Between law school and now, I worked for a child abuse prevention non-profit that opened my eyes to my own childhood trauma (and opened the door for healing), lived in Oakland, CA and again worked with, learned with (in a year long fellowship) and befriended folks of so many different backgrounds. More exposure to difference and learning from others and in structured ways. I also traveled more - and more outside of the “west”. I read books about liberation and learned more about the Black Panthers. I started a deeper yoga learning journey.
Then I moved back to New Orleans and visited so many poignant sites that I’ve written about here and on IG previously that put New Orleans in its rightful place in history as a space of deep racial violence and deep resilience and fight for justice. The work continues there by many impactful people and organizations, including artists - because liberation won’t just happen with intellectuals - artists, farmers, and all of us are so important to this awakening.

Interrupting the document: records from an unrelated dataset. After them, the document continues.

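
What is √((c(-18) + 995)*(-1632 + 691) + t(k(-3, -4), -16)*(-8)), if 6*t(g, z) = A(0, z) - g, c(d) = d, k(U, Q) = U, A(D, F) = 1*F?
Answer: I*√8274057/3 ≈ 958.82*I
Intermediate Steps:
A(D, F) = F
t(g, z) = -g/6 + z/6 (t(g, z) = (z - g)/6 = -g/6 + z/6)
√((c(-18) + 995)*(-1632 + 691) + t(k(-3, -4), -16)*(-8)) = √((-18 + 995)*(-1632 + 691) + (-⅙*(-3) + (⅙)*(-16))*(-8)) = √(977*(-941) + (½ - 8/3)*(-8)) = √(-919357 - 13/6*(-8)) = √(-919357 + 52/3) = √(-2758019/3) = I*√8274057/3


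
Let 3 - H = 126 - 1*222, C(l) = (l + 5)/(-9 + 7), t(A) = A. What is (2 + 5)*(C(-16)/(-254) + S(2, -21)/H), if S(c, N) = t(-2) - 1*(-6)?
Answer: 6601/50292 ≈ 0.13125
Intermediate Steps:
S(c, N) = 4 (S(c, N) = -2 - 1*(-6) = -2 + 6 = 4)
C(l) = -5/2 - l/2 (C(l) = (5 + l)/(-2) = (5 + l)*(-½) = -5/2 - l/2)
H = 99 (H = 3 - (126 - 1*222) = 3 - (126 - 222) = 3 - 1*(-96) = 3 + 96 = 99)
(2 + 5)*(C(-16)/(-254) + S(2, -21)/H) = (2 + 5)*((-5/2 - ½*(-16))/(-254) + 4/99) = 7*((-5/2 + 8)*(-1/254) + 4*(1/99)) = 7*((11/2)*(-1/254) + 4/99) = 7*(-11/508 + 4/99) = 7*(943/50292) = 6601/50292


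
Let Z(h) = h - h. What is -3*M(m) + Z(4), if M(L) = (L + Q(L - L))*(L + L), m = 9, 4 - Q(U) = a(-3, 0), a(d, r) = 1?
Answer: -648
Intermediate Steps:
Q(U) = 3 (Q(U) = 4 - 1*1 = 4 - 1 = 3)
M(L) = 2*L*(3 + L) (M(L) = (L + 3)*(L + L) = (3 + L)*(2*L) = 2*L*(3 + L))
Z(h) = 0
-3*M(m) + Z(4) = -6*9*(3 + 9) + 0 = -6*9*12 + 0 = -3*216 + 0 = -648 + 0 = -648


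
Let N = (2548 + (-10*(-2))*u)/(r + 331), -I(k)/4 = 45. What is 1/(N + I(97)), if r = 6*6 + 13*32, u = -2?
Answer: -261/46144 ≈ -0.0056562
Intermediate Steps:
r = 452 (r = 36 + 416 = 452)
I(k) = -180 (I(k) = -4*45 = -180)
N = 836/261 (N = (2548 - 10*(-2)*(-2))/(452 + 331) = (2548 + 20*(-2))/783 = (2548 - 40)*(1/783) = 2508*(1/783) = 836/261 ≈ 3.2031)
1/(N + I(97)) = 1/(836/261 - 180) = 1/(-46144/261) = -261/46144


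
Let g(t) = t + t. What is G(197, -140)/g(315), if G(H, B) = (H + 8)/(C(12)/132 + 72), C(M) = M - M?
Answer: 41/9072 ≈ 0.0045194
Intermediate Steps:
g(t) = 2*t
C(M) = 0
G(H, B) = ⅑ + H/72 (G(H, B) = (H + 8)/(0/132 + 72) = (8 + H)/(0*(1/132) + 72) = (8 + H)/(0 + 72) = (8 + H)/72 = (8 + H)*(1/72) = ⅑ + H/72)
G(197, -140)/g(315) = (⅑ + (1/72)*197)/((2*315)) = (⅑ + 197/72)/630 = (205/72)*(1/630) = 41/9072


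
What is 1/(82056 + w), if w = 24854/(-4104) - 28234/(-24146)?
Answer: 24773796/2032717541489 ≈ 1.2188e-5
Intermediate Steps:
w = -121063087/24773796 (w = 24854*(-1/4104) - 28234*(-1/24146) = -12427/2052 + 14117/12073 = -121063087/24773796 ≈ -4.8867)
1/(82056 + w) = 1/(82056 - 121063087/24773796) = 1/(2032717541489/24773796) = 24773796/2032717541489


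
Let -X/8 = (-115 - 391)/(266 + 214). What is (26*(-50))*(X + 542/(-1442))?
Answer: -22656790/2163 ≈ -10475.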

What also happened during this time in New Orleans (and the pandemic) was my participation in a 300 hour yoga teacher training that was focused on social justice. It was a huge training led by a famous Indian-American teacher, Susanna Barkataki, who broke the diverse student group into affinity groups. I was in a beautiful white anti-racist cohort for nearly a year of learning together. This was one of the most impactful pieces on my liberation and allyship journey and a huge inspiration for the model of Liberation 101.
Bits of Fairy Dust - my white anti-racist 300 hr YTT cohort in 2021.
Now I’m living abroad and again, it’s opening my eyes to what it really feels like to be an outsider. I don’t speak the language well, I look like an outsider. This is living in being othered and I am aware of the space I take up and how I am here.
What are the pieces of your story that bring you to your why now? What do you offer to the world? I’d love to hear from you - comments are on.
PS I’m actively working on starting language classes:).